What Obama, others are saying

The New York Times and Washington Post are reporting — based on anonymous sources — that FBI Director James Comey asked the Justice Department to publicly refute Trump’s tweets because they wrongly imply the FBI broke the law.

Additionally, an Obama spokesman has categorically denied that the Obama White House ordered any wiretapping.

"Neither President Obama nor any White House official ever ordered surveillance on any U.S. citizen. Any suggestion otherwise is simply false," spokesman Kevin Lewis said.

James Clapper, director of national intelligence under Obama, also denied that there was any FISA court-authorized national security wiretap of Trump or his campaign during the election, in a March 5 Meet the Press interview on NBC.

"I will say that for the part of the national security apparatus that I oversaw as DNI, was there no such wiretap activity mounted against the president-elect at the time or as a candidate or against his campaign," Clapper said. "I can't speak for other title 3-authorized entities in the government or a state or local entity."

Obama officials and others, including the New York Times, have also said that it would be illegal for Obama to order a wiretap on Trump.

"There are two lawful ways that allow government officials to target people in the United States for surveillance and to collect the contents of their phone calls and emails: criminal wiretaps, called ‘Title III’ warrants, and national security wiretaps, called Foreign Intelligence Surveillance Act, or FISA, orders," the New York Times wrote. "Both types of wiretapping are ordered by federal judges, after applications from the Justice Department."

What Republican lawmakers are saying

Several Republican lawmakers also said they were unaware of any evidence that Obama ordered surveillance on Trump.

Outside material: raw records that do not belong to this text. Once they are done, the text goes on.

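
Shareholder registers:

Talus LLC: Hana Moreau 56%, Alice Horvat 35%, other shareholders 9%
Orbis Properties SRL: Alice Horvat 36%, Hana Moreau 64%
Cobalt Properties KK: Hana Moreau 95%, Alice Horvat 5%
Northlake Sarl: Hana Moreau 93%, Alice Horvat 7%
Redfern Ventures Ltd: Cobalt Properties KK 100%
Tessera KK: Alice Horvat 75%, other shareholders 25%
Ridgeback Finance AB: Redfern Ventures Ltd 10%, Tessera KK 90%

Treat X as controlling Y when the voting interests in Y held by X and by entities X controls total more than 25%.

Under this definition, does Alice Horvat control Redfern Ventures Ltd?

No

Alice holds 35% of Talus, so Alice controls Talus.
Alice holds 36% of Orbis, so Alice controls Orbis.
Alice holds 75% of Tessera, so Alice controls Tessera.
Tessera holds 90% of Ridgeback, so Alice controls Ridgeback.
Neither Alice nor any entity Alice controls holds any voting interest in Redfern.
So Alice does not control Redfern.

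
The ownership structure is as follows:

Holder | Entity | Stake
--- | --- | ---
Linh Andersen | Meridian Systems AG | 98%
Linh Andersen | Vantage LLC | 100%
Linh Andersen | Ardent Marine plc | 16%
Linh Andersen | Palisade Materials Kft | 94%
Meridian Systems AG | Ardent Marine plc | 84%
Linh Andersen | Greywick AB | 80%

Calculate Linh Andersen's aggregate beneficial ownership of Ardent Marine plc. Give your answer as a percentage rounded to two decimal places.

98.32%

Linh reaches Ardent along 2 paths.
Direct stake: 16% = 16%.
Via Meridian: 98% × 84% = 82.32%.
Total: 16% + 82.32% = 98.32%.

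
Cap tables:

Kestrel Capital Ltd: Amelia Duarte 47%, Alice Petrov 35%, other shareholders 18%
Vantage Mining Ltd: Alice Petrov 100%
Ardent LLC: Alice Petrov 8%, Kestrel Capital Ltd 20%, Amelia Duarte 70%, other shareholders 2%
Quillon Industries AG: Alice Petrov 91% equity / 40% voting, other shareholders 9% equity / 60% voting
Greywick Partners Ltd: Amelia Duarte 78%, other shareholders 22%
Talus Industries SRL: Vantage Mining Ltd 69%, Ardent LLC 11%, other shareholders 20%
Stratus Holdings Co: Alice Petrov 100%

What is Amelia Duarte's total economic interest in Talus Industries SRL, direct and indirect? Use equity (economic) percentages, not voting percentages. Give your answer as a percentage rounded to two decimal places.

8.73%

Amelia reaches Talus along 2 paths.
Via Kestrel → Ardent: 47% × 20% × 11% = 1.034%.
Via Ardent: 70% × 11% = 7.7%.
Total: 1.034% + 7.7% = 8.734%.
Rounded: 8.73%.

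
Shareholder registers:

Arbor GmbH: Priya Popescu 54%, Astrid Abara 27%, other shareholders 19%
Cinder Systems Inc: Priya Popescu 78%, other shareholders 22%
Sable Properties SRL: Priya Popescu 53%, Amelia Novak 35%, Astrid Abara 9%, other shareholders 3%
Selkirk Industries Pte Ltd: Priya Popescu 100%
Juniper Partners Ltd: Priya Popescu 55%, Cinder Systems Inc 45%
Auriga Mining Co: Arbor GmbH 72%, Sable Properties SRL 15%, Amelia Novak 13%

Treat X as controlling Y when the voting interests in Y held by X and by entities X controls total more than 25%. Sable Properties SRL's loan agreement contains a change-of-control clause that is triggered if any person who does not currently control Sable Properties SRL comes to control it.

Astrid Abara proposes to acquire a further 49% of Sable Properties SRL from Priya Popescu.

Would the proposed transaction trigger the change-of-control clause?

The purchase adds only to Astrid's holdings (Priya's stake shrinks), so Astrid is the only person who could newly come to control Sable.
Astrid holds 27% of Arbor, so Astrid controls Arbor.
Arbor holds 72% of Auriga, so Astrid controls Auriga.
In Sable, Astrid's side holds only 9%, not > 25%.
So before the transaction, Astrid does not control Sable.
After the purchase, Astrid's direct stake in Sable rises to 9% + 49% = 58%, and Priya's stake falls to 4%.
Astrid holds 58% of Sable, so Astrid controls Sable.
Astrid did not control Sable before and does after, so the clause is triggered.

Yes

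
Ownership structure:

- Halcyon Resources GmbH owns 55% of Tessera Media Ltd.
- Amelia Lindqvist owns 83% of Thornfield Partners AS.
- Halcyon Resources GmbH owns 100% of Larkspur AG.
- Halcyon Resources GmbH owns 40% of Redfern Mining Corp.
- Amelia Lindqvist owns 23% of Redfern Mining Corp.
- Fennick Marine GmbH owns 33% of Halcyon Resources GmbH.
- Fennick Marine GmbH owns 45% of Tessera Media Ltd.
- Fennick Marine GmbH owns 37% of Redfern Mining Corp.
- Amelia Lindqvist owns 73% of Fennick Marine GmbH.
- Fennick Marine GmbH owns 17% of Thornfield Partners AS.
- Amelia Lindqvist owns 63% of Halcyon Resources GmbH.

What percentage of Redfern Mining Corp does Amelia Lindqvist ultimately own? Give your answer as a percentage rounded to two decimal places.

84.85%

Amelia reaches Redfern along 4 paths.
Direct stake: 23% = 23%.
Via Fennick: 73% × 37% = 27.01%.
Via Fennick → Halcyon: 73% × 33% × 40% = 9.636%.
Via Halcyon: 63% × 40% = 25.2%.
Total: 23% + 27.01% + 9.636% + 25.2% = 84.846%.
Rounded: 84.85%.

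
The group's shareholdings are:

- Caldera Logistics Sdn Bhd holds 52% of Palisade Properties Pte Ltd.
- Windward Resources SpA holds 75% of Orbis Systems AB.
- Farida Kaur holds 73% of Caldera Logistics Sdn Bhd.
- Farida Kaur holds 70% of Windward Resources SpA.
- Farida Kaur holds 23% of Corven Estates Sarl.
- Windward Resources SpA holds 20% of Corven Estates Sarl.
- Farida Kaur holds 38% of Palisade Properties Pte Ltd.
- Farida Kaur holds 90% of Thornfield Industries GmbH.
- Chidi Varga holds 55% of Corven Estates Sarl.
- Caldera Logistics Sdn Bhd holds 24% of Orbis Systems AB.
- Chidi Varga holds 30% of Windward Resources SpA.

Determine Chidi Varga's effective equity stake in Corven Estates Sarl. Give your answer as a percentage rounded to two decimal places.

61.00%

Chidi reaches Corven along 2 paths.
Direct stake: 55% = 55%.
Via Windward: 30% × 20% = 6%.
Total: 55% + 6% = 61%.
Rounded: 61.00%.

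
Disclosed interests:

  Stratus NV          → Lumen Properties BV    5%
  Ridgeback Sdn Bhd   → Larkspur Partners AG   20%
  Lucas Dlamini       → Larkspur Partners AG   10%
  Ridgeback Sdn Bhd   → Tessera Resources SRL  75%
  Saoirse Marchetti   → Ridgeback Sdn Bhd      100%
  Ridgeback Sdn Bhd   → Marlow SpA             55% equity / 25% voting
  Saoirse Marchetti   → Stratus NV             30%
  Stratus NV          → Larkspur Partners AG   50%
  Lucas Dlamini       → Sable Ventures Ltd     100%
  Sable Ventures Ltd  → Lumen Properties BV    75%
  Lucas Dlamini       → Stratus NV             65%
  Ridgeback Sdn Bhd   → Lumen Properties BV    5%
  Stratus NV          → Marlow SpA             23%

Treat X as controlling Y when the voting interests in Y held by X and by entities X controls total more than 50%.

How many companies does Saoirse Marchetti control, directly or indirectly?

Saoirse holds 100% of Ridgeback, so Saoirse controls Ridgeback.
Ridgeback holds 75% of Tessera, so Saoirse controls Tessera.
No other company's threshold is met.
Saoirse controls 2 companies.

2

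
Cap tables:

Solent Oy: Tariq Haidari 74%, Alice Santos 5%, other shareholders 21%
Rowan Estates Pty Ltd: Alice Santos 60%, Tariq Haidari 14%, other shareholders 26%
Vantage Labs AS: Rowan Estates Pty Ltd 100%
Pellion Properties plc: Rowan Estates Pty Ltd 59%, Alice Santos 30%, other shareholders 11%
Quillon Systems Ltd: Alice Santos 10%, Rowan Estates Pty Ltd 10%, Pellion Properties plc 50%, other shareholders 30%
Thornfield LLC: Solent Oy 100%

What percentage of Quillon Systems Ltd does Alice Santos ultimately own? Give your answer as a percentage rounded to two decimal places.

Alice reaches Quillon along 4 paths.
Direct stake: 10% = 10%.
Via Rowan: 60% × 10% = 6%.
Via Rowan → Pellion: 60% × 59% × 50% = 17.7%.
Via Pellion: 30% × 50% = 15%.
Total: 10% + 6% + 17.7% + 15% = 48.7%.
Rounded: 48.70%.

48.70%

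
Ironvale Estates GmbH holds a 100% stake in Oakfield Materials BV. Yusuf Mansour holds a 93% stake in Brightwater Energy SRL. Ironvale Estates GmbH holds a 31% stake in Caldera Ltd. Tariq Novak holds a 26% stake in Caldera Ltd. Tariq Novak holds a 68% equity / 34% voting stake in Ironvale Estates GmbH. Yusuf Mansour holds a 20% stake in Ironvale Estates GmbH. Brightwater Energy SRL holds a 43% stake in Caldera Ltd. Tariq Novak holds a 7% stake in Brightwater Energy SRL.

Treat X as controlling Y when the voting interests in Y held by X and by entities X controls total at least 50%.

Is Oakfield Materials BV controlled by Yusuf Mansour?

Yusuf holds 93% of Brightwater, so Yusuf controls Brightwater.
Neither Yusuf nor any entity Yusuf controls holds any voting interest in Oakfield.
So Yusuf does not control Oakfield.

No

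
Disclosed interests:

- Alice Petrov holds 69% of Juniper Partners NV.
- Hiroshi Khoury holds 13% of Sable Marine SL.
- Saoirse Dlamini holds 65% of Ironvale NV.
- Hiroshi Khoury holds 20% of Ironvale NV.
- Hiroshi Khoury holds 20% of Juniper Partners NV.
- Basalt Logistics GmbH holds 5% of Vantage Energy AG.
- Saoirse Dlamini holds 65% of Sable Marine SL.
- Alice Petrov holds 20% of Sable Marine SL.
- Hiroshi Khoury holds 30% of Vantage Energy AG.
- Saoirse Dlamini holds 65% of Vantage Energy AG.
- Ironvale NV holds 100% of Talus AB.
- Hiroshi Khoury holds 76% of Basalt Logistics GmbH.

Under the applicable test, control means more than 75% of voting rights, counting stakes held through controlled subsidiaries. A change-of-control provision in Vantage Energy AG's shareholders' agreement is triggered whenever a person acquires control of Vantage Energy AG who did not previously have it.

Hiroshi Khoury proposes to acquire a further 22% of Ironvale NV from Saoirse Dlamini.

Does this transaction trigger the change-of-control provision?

The purchase adds only to Hiroshi's holdings (Saoirse's stake shrinks), so Hiroshi is the only person who could newly come to control Vantage.
Hiroshi holds 76% of Basalt, so Hiroshi controls Basalt.
In Vantage, Hiroshi's side holds only 30% + 5% = 35%, not > 75%.
So before the transaction, Hiroshi does not control Vantage.
After the purchase, Hiroshi's direct stake in Ironvale rises to 20% + 22% = 42%, and Saoirse's stake falls to 43%.
Hiroshi's side now holds 42% of Ironvale, not > 75%, so Hiroshi still does not control Ironvale.
After the transaction, Hiroshi's side holds 30% + 5% = 35% of Vantage, not > 75%, so Hiroshi still does not control Vantage.
No new person acquires control, so the clause is not triggered.

No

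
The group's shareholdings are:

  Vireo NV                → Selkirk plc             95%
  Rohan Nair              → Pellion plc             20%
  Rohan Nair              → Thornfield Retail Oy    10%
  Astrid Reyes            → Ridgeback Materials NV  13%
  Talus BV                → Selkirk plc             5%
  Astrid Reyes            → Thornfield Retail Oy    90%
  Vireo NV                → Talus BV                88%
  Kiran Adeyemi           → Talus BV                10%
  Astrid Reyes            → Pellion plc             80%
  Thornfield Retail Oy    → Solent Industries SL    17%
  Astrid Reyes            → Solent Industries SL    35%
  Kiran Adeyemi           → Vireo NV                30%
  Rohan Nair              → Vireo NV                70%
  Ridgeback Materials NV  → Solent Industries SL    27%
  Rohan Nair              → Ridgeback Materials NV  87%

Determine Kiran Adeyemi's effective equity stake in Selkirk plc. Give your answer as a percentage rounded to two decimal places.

Kiran reaches Selkirk along 3 paths.
Via Vireo: 30% × 95% = 28.5%.
Via Vireo → Talus: 30% × 88% × 5% = 1.32%.
Via Talus: 10% × 5% = 0.5%.
Total: 28.5% + 1.32% + 0.5% = 30.32%.

30.32%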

"I think the term wiretap is thrown around very loosely and by a lot of people. So we have to understand exactly what they're talking about," Sen. Marco Rubio, R-Fla., said on NBC’s Meet the Press March 5. "Suffice it to say, I don't have any basis — I've never heard that allegation made before by anybody. I've never seen anything about that anywhere before. But again, the president put that out there and now the White House will have to answer to exactly what he was referring to."

Sen. Tom Cotton, R-Ark., said March 5 on Fox News Sunday that he’s "seen no evidence of the allegations we've seen in the media, Chris. Whether that's a potential FISA court application or denial of that application, or a resubmission of an application or surveillance for that matter."

Trump critic Sen. Ben Sasse, R-Neb., wrote in a March 4 statement that the onus is on Trump to provide evidence supporting his tweets.

"The president today made some very serious allegations, and the informed citizens that a republic requires deserve more information," Sasse said.

Correction: A previous version of this article misstated Sen. Tom Cotton's state. He represents Arkansas.